- Encina, Oregon Encina, Oregon
- Coordinates: 44°41′30″N 117°41′29″W﻿ / ﻿44.69167°N 117.69139°W
- Country: United States
- State: Oregon
- County: Baker
- Elevation: 3,963 ft (1,208 m)
- Time zone: UTC-8 (Pacific (PST))
- • Summer (DST): UTC-7 (PDT)
- Area codes: 458 and 541
- GNIS feature ID: 1116654

= Encina, Oregon =

Unincorporated community in the state of Oregon, United States

Encina is an unincorporated community in Baker County, Oregon, United States. Encina is about 10 mi southeast of Baker City near exit 313 of U.S. Route 30/Interstate 84.

Encina is Spanish for "evergreen oak". The railroad siding of the Union Pacific Railroad mainline at this locale was named "Oak Cut" at the time of its construction, but the name was "cumbersome" so it was renamed by railroad agent J. C. Mayo, who had lived in Mexico.
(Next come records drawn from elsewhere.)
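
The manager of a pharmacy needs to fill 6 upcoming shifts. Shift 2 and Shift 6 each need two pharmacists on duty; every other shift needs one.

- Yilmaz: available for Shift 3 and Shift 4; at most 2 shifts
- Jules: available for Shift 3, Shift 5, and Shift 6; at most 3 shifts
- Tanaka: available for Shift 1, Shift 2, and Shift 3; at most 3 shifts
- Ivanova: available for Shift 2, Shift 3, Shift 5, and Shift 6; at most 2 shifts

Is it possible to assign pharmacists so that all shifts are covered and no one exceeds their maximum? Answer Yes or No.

Shift 1 can only be covered by Tanaka, so that assignment is forced.
Shift 2 can only be covered by Tanaka and Ivanova, so that assignment is forced.
Shift 4 can only be covered by Yilmaz, so that assignment is forced.
One valid schedule: Shift 1→Tanaka, Shift 2→Tanaka+Ivanova, Shift 3→Yilmaz, Shift 4→Yilmaz, Shift 5→Jules, Shift 6→Jules+Ivanova.
Loads: Yilmaz 2/2, Jules 2/3, Tanaka 2/3, Ivanova 2/2 — all within limits.

Yes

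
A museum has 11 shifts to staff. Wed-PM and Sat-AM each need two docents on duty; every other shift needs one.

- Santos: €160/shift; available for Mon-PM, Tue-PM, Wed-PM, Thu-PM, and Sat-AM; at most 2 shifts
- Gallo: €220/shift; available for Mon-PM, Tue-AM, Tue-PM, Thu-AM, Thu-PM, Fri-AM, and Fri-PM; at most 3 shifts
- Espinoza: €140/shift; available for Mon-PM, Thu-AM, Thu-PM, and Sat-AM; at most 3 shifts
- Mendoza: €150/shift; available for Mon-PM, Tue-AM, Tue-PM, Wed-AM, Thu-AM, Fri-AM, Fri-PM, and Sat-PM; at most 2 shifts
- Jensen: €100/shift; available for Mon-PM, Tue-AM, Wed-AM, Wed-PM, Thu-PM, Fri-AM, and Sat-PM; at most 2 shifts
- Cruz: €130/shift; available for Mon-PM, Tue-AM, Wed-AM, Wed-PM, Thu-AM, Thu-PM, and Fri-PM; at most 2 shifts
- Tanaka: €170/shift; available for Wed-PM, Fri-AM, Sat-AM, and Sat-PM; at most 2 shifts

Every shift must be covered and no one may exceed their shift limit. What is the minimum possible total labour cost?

€1840

Picking the cheapest available docent for each shift independently would cost €1540, but that ignores the shift limits.
An optimal schedule: Mon-PM→Mendoza, Tue-AM→Cruz, Tue-PM→Mendoza, Wed-AM→Jensen, Wed-PM→Santos+Tanaka, Thu-AM→Espinoza, Thu-PM→Espinoza, Fri-AM→Tanaka, Fri-PM→Cruz, Sat-AM→Espinoza+Santos, Sat-PM→Jensen.
Total: 150 + 130 + 150 + 100 + 160 + 170 + 140 + 140 + 170 + 130 + 140 + 160 + 100 = €1840.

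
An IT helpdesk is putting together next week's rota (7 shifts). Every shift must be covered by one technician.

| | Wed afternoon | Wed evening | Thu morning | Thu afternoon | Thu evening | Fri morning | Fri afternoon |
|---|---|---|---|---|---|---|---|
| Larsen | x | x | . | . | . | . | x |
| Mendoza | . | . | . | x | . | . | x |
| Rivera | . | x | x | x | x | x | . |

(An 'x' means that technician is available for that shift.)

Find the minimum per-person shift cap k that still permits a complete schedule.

3

With 3 technicians and 7 worker-slots to fill, someone must work at least ⌈7/3⌉ = 3 shifts, so k ≥ 3.
k = 3 works: Wed afternoon→Larsen, Wed evening→Larsen, Thu morning→Rivera, Thu afternoon→Mendoza, Thu evening→Rivera, Fri morning→Rivera, Fri afternoon→Larsen.
Loads: Larsen 3, Mendoza 1, Rivera 3 — all ≤ 3.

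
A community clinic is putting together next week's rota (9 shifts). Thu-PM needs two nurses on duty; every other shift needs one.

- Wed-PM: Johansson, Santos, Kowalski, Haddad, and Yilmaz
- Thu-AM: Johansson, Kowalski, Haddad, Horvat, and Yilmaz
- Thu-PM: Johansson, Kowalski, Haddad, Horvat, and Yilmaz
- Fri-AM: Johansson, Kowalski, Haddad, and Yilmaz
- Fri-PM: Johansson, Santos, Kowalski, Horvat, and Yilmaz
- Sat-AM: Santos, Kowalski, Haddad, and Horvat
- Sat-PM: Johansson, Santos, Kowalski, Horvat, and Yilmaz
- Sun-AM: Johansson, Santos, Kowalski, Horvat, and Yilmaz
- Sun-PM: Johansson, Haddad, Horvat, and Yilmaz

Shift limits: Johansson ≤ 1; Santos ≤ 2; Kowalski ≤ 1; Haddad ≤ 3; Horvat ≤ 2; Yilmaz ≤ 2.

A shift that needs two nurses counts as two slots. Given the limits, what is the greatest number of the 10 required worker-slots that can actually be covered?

10

Total capacity across all nurses is 1+2+1+3+2+2 = 11, and 10 slots are needed, so at most 10 can be filled.
An assignment achieving 10: Wed-PM→Santos, Thu-AM→Kowalski, Thu-PM→Haddad+Horvat, Fri-AM→Johansson, Fri-PM→Horvat, Sat-AM→Santos, Sat-PM→Yilmaz, Sun-AM→Yilmaz, Sun-PM→Haddad.
Loads: Johansson 1/1, Santos 2/2, Kowalski 1/1, Haddad 2/3, Horvat 2/2, Yilmaz 2/2.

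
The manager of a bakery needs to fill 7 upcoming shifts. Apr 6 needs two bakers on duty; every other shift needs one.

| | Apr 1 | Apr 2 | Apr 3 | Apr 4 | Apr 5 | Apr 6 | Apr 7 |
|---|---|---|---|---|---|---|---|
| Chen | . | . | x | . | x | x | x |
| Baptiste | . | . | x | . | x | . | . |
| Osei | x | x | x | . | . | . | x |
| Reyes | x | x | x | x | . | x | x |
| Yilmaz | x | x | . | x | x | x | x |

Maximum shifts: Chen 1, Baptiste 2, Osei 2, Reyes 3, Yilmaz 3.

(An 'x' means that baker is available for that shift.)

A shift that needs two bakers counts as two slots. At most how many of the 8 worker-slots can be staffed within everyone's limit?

8

Total capacity across all bakers is 1+2+2+3+3 = 11, and 8 slots are needed, so at most 8 can be filled.
An assignment achieving 8: Apr 1→Osei, Apr 2→Osei, Apr 3→Baptiste, Apr 4→Reyes, Apr 5→Chen, Apr 6→Reyes+Yilmaz, Apr 7→Reyes.
Loads: Chen 1/1, Baptiste 1/2, Osei 2/2, Reyes 3/3, Yilmaz 1/3.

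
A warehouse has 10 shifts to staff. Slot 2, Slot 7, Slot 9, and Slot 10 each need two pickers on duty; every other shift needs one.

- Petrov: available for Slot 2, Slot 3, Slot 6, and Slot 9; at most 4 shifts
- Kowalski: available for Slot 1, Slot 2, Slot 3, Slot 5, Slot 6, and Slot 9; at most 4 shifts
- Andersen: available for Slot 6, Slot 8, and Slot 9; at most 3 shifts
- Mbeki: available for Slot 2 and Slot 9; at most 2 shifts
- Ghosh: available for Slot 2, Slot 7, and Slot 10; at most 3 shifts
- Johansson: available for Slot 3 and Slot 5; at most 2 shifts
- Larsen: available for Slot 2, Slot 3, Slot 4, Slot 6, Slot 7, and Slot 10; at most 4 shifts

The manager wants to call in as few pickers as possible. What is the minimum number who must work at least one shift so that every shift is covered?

14 slots to fill and no one can take more than 4, so at least ⌈14/4⌉ = 4 pickers are needed.
Kowalski, Andersen, Ghosh, and Larsen alone can cover everything: Slot 1→Kowalski, Slot 2→Ghosh+Larsen, Slot 3→Kowalski, Slot 4→Larsen, Slot 5→Kowalski, Slot 6→Andersen, Slot 7→Ghosh+Larsen, Slot 8→Andersen, Slot 9→Kowalski+Andersen, Slot 10→Ghosh+Larsen.

4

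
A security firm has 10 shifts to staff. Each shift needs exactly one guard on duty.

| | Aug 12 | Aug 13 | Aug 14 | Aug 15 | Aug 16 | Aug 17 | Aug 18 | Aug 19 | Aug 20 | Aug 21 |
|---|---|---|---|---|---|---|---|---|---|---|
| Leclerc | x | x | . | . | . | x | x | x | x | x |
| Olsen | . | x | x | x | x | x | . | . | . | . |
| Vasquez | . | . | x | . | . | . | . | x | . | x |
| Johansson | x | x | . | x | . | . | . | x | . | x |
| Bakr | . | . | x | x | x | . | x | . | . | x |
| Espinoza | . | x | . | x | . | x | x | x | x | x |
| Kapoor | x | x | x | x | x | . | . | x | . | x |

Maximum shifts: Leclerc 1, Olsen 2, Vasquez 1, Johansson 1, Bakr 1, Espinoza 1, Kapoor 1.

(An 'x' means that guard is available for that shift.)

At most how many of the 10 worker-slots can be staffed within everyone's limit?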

Encina is the place of Johnson Spring. Named for the first owner of what is now Alder Grove Ranch that sits on Alder Creek with water rights from 1883. The Johnson's are buried in Pleasant Valley Cemetery on Dry Creek Cutoff between Alder Creek Road and Dry Creek Road.

==Railway history==
Encina is the summit of the Huntington Subdivision mainline. The tracks that go through Encina were originally owned by the Oregon Railway & Navigation Company that built the railroad from 1882 to 1884.